Why? Here’s one example: “The only morally acceptable way to shrink the SNAP budget is when less people are hungry in need of food stamps.” That’s an absolute statement and (it seems to me) the kind of absolute claim you’re relying on to end up making your final judgment on the morality of a budget.
But suppose, as just one example, a new budget cut the SNAP level of spending, but ended up increasing employment: it could be argued that the higher level of employment would lead to greater charitable giving at a local level, cancelling out the effect of the reduced SNAP budget, and leaving no one hungry.
Is that right or wrong? I don’t know. The point is that different prudential judgments might be made.
I recommend you read Part 1 and its links to other posts on prudential judgment:
http://catholicmoraltheology.com/an-actual-budget-cannot-be-morally-neutral-part-1-on-human-action-thomas-aquinas-prudential-judgments/
“The underlying problem with the methodology of these defenses of Ryan’s approach through an assertion that because it is a matter of prudential judgment (in explicit contrast to intrinsic evil) therefore that makes your position a valid one within the framework of Catholic social teaching. This logic treats prudential judgment as if it is a “get out of jail free card,” effectively turning prudential judgment into a new form of moral relativism. This is explicitly counter to the moral theology of Thomas Aquinas, who firmly argued that despite a strong theology of conscience, all of our actions are subject to moral evaluation and that our judgments of conscience can be wrong.”
The way in which you use and raise prudential judgment in your comment is precisely what I am challenging throughout this series.
In the example Prof. Davies, OP offers of reading the Summa with the right intention and a good kind of the thing to do, while someone is beside you dying of hunger begging for food you can provide – that circumstance makes reading the Summa in that instance morally wrong. It is a prudential judgment which requires moral evaluation – but it is objectively wrong, it is not “my prudential judgment its wrong, but you can reach another prudential judgment that knowledge gained by Summa more important than the hungry man”

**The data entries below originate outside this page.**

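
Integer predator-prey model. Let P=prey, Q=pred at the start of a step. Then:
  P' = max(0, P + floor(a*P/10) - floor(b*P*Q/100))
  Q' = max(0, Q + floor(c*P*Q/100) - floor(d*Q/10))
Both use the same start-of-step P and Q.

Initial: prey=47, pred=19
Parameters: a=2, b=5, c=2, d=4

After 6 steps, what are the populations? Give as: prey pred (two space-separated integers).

Answer: 0 4

Derivation:
Step 1: prey: 47+9-44=12; pred: 19+17-7=29
Step 2: prey: 12+2-17=0; pred: 29+6-11=24
Step 3: prey: 0+0-0=0; pred: 24+0-9=15
Step 4: prey: 0+0-0=0; pred: 15+0-6=9
Step 5: prey: 0+0-0=0; pred: 9+0-3=6
Step 6: prey: 0+0-0=0; pred: 6+0-2=4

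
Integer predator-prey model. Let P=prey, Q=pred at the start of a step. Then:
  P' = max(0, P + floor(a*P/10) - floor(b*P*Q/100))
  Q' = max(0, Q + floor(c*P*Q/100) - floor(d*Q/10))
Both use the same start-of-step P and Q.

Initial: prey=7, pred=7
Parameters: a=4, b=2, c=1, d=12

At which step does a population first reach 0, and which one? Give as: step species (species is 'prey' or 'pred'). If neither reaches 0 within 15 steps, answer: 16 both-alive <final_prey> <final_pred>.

Answer: 1 pred

Derivation:
Step 1: prey: 7+2-0=9; pred: 7+0-8=0
First extinction: pred at step 1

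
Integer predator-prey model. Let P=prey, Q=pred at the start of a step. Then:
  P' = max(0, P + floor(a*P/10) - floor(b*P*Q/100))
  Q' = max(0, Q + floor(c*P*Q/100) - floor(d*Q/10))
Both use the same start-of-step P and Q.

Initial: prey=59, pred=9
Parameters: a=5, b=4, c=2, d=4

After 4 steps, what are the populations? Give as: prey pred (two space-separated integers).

Answer: 0 50

Derivation:
Step 1: prey: 59+29-21=67; pred: 9+10-3=16
Step 2: prey: 67+33-42=58; pred: 16+21-6=31
Step 3: prey: 58+29-71=16; pred: 31+35-12=54
Step 4: prey: 16+8-34=0; pred: 54+17-21=50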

It is also worth pointing out again – I cannot do evil so that good may come. I cannot harm the poor because by harming the poor I may do good and in the end help the poor.
Your argument seems to be saying: First: “Sometimes the circumstances are such that a particular course of action is morally necessary.” You support that by pointing out a simple occasion (reading the Summa while someone needlessly starves next to you) where a particular response is required. And then you conclude that this means: “Not all courses of action are morally permitted as matters of prudential judgement.”
Does that outline, at least in part, your line of argument?
If so, I completely agree with that. And I do not see how anyone could reasonably disagree with it.
However, you try to show that the current circumstances in society necessitate a particular kind of budget. But you’ve only done that by producing your own line of prudential judgment, that in turn relies on particular claims that are not at all sufficiently necessary.
In your comment you make the absolute claim: “I cannot harm the poor because by harming the poor I may do good and in the end help the poor.”
But such a claim is not necessarily true. For example: If, as a farmer in the midst of a famine, I harvest a field before its time, I may be able to save 100 starving people; but if I wait until the right harvest time, I may be able to save 1000 people. On exactly what basis could we condemn the farmer who waited? From what moral principle does his obligation to feed the 100 at the expense of the 1000 come from?